The Inside-Outside Asymmetry
The outside-facing view of a company is radically different from what’s perceived internally. This asymmetry is particularly pronounced in technology companies, where massive portions of the company’s work, employees, product, and culture are opaque to the outside world.
Think about Google: users see a nearly blank web page that “finds things for them.” They don’t see:
- Thousands of engineers
- Millions of lines of code
- Vast server infrastructure
- Complex algorithms
- Years of research
This asymmetry is especially challenging for early-stage companies. While the company is consumed with developing new technology, end-users only see:
- A website
- Marketing materials
- Early product versions
Who Touches the Customer?
Every role interacts with customers differently:
Management
- Shapes company vision
- Participates in early sales
- Oversees all customer touchpoints
Sales
- Most intimate customer interaction
- Makes pitches and demos
- Often educates in nascent markets
Marketing
- Manages subconscious communication
- Owns website and social media
- Prepares leads for sales
Product
- Controls post-sale user experience
- Owns interfaces and interactions
- Filters customer feedback
Engineering
- Handles support and bugfixes
- Manages implementations
- Limited but critical customer contact
Research
- Can be walled off from customers
- Communicates through product/sales
- Focuses on future possibilities
The Art of Communication
Communication isn’t just about information - it’s about context. You can’t transmit information without context; tone, timing, and even the consumer’s environment color how information is received.
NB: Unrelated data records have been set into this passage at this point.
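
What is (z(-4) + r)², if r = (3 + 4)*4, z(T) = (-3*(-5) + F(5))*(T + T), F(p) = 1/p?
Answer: 219024/25 ≈ 8761.0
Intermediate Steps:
z(T) = 152*T/5 (z(T) = (-3*(-5) + 1/5)*(T + T) = (15 + ⅕)*(2*T) = 76*(2*T)/5 = 152*T/5)
r = 28 (r = 7*4 = 28)
(z(-4) + r)² = ((152/5)*(-4) + 28)² = (-608/5 + 28)² = (-468/5)² = 219024/25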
While much of the context is uncontrollable, design attempts to manage what it can through:
- Visual themes (color, typography, style)
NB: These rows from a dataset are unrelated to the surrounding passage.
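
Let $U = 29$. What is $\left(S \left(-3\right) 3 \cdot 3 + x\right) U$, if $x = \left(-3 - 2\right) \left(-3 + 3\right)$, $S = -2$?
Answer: $1566$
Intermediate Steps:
$x = 0$ ($x = \left(-5\right) 0 = 0$)
$\left(S \left(-3\right) 3 \cdot 3 + x\right) U = \left(- 2 \left(-3\right) 3 \cdot 3 + 0\right) 29 = \left(- 2 \left(\left(-9\right) 3\right) + 0\right) 29 = \left(\left(-2\right) \left(-27\right) + 0\right) 29 = \left(54 + 0\right) 29 = 54 \cdot 29 = 1566$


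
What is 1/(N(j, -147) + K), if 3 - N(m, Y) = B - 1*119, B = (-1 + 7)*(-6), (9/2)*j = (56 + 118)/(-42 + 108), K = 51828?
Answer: 1/51986 ≈ 1.9236e-5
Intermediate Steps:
j = 58/99 (j = 2*((56 + 118)/(-42 + 108))/9 = 2*(174/66)/9 = 2*(174*(1/66))/9 = (2/9)*(29/11) = 58/99 ≈ 0.58586)
B = -36 (B = 6*(-6) = -36)
N(m, Y) = 158 (N(m, Y) = 3 - (-36 - 1*119) = 3 - (-36 - 119) = 3 - 1*(-155) = 3 + 155 = 158)
1/(N(j, -147) + K) = 1/(158 + 51828) = 1/51986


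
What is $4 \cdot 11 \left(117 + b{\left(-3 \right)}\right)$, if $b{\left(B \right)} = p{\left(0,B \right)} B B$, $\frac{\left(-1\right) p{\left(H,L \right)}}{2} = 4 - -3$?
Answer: $-396$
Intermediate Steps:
$p{\left(H,L \right)} = -14$ ($p{\left(H,L \right)} = - 2 \left(4 - -3\right) = - 2 \left(4 + 3\right) = \left(-2\right) 7 = -14$)
$b{\left(B \right)} = - 14 B^{2}$ ($b{\left(B \right)} = - 14 B B = - 14 B^{2}$)
$4 \cdot 11 \left(117 + b{\left(-3 \right)}\right) = 4 \cdot 11 \left(117 - 14 \left(-3\right)^{2}\right) = 44 \left(117 - 126\right) = 44 \left(-9\right) = -396$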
- Written and spoken elements (tone, language)
- Communication channels (medium, frequency, content)
Design as a Multiplier
The impact of good design compounds:
- A single well-designed product has linear gains over competitors
- Multiple products with cohesive design create non-linear gains
- Users gain productivity through familiar interfaces
- Design consistency builds trust and stability
Think about Microsoft Office: proficiency in Word makes users more likely to choose Excel over alternatives, regardless of technical merits. The familiarity and consistency create a powerful stickiness.
The Design Authority
Because design touches every customer interaction, it needs centralized authority. Options include:
- A head of design at leadership level (larger companies)
- Design authority with cross-functional influence (smaller companies)
- Close alignment with product leadership
The key is ensuring design consistency across all touchpoints to build trust and stability.
Design as the Future Factory
Design has a unique role in ideating future possibilities. Like concept cars in the automotive industry, design can explore what the future might look like, rather than just how it will work. This creates a powerful feedback loop:
- Design controls customer communication
- Design ideates future possibilities
- Research develops enabling technologies
- Engineering validates technical feasibility
- Product/strategy positions and prioritizes
- Engineering builds to design/product specs
- Design/marketing signal to market
- Customer interaction feeds new ideas
The Perfect Loop
In the end, we have a beautiful cycle:
- Design ideates what users will do and feel
- Research dictates how it could be done
- Engineering dictates how to do it in practice
- Strategy dictates how to sell it
This cycle, when working well, creates a continuous flow of innovation that’s both technically feasible and deeply attuned to user needs.
Note (2024): As AI increasingly shapes both product development and user interactions, thoughtful design of both products and companies becomes even more critical. The challenge isn’t just making technology work, but making it FEEL natural, trustworthy, and valuable to users. The element of trust and comfort in a product and company is more and more important every cycle.